Maar onderzoek naar de meest dringende vraagstukken, is dat echt wat er bij anarchisten ontbreekt? Vraagstukken zoals het imperialisme misschien, waar de anarchist Noam Chomsky – ook buiten anarchistische subculturen toch best bekend – nogal wat over schreef? Onderwijs, waar de anarchist Paul Goodman zijn gedachten en praktijkervaring in een reeks boeken over onder woorden bracht, vol concrete voorbeelden?[4] Misdaad en straf, waar de anarchist Alex Comfort een prachtig boekje over maakte?[5] Leren van wereldrevoluties? Zoals Voline en Gregori Maximov en Alexander Berkman, die de mislukte Russische revolutie probeerden te doorgronden?[6] Zoals Vernon Richards, José Peirats, Sam Dolgoff en Gaston Leval en talloze anderen die hetzelfde probeerden met de Spaanse revolutie?[7] Allemaal anarchisten die precies probeerden wat anarchisten volgens de auteur nalaten vanwege ons ‘utopisme’: leren van revoluties, oftewel van episodes in ‘wereldrevoluties’.

Kloppen de analyses allemaal? Welnee, we slaan de plank vaak genoeg faliekant mis, en dan is er snel genoeg een andere anarchist – of een relatief verstandige marxist, het komt voor – die ons daarop wijst. Maar dat is hier de discussie niet. De discussie is dat anarchisten wordt verweten dat we allerlei urgente zaken niet onderzoeken en niet doordenken en geen strategische concepten ontwikkelen en door maar een eind heen te dromen onszelf beletten om ons in concrete revoluties te verdiepen om er wat van op te steken. Dat verwijt is verbijsterend onrechtvaardig en onjuist, zoals een groot deel van het artikel verbijsterend onrechtvaardig en onjuist is. Met de analyses, conclusies en concepten die anarchisten trekken kun je het grondig oneens zijn. Maar serieuze discussie begint dan wel met erkennen dat die analyses, conclusies en concepten op zijn minst bestáán.

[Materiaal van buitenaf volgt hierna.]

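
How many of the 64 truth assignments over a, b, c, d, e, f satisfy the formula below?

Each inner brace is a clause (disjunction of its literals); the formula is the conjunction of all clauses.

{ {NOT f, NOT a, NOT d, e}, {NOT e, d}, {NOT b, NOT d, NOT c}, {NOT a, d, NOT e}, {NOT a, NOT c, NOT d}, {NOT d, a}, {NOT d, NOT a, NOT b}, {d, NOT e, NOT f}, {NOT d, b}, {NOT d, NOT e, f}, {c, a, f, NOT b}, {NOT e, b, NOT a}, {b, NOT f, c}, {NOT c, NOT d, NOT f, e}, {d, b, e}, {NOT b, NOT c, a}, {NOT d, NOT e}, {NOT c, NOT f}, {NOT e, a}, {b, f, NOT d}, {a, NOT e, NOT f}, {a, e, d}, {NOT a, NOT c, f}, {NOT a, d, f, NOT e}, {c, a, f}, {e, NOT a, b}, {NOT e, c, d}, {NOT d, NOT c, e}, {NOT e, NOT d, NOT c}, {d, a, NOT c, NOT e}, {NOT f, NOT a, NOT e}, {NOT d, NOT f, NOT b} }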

Het is best mogelijk om daar achter te komen. Een keertje in Buiten de Orde bladeren – disclosure: ik help dat blad te maken – zou die erkenning iets dichterbij kunnen brengen. Je kunt ook eens een kijkje gaan nemen op het weblog In Dystopia Levend van Hadrian Ferran.[8] Ook daar wordt anarchistisch nagedacht over sommige van “de meest dringende vraagstukken” en van “de grootste problemen (…) binnen een gegeven context”. Iets soortgelijks geldt voor Grutjes, dat zich met anarchistische eigenzinnigheid “contrapolitiek blog” noemt.[9] De goede verstaander weet dan genoeg, maar ook anderen zitten maar een muisklik verwijderd van actuele analyses vol anarchistische inspiratie. Ben ik het met alles wat daar staat eens? Vergeet het maar. Maar het verschaft stof tot nadenken, biedt inzichten en laat zien dat er in anarcho-kringen geanalyseerd wordt dat het een lieve lust is. En veel van die analyses zijn verbonden met praktijken van solidariteit, maatschappijverandering en strijd. Het is echt niet zo moeilijk om te ontdekken dat anarchisten méér doen dan dagdromen alléén.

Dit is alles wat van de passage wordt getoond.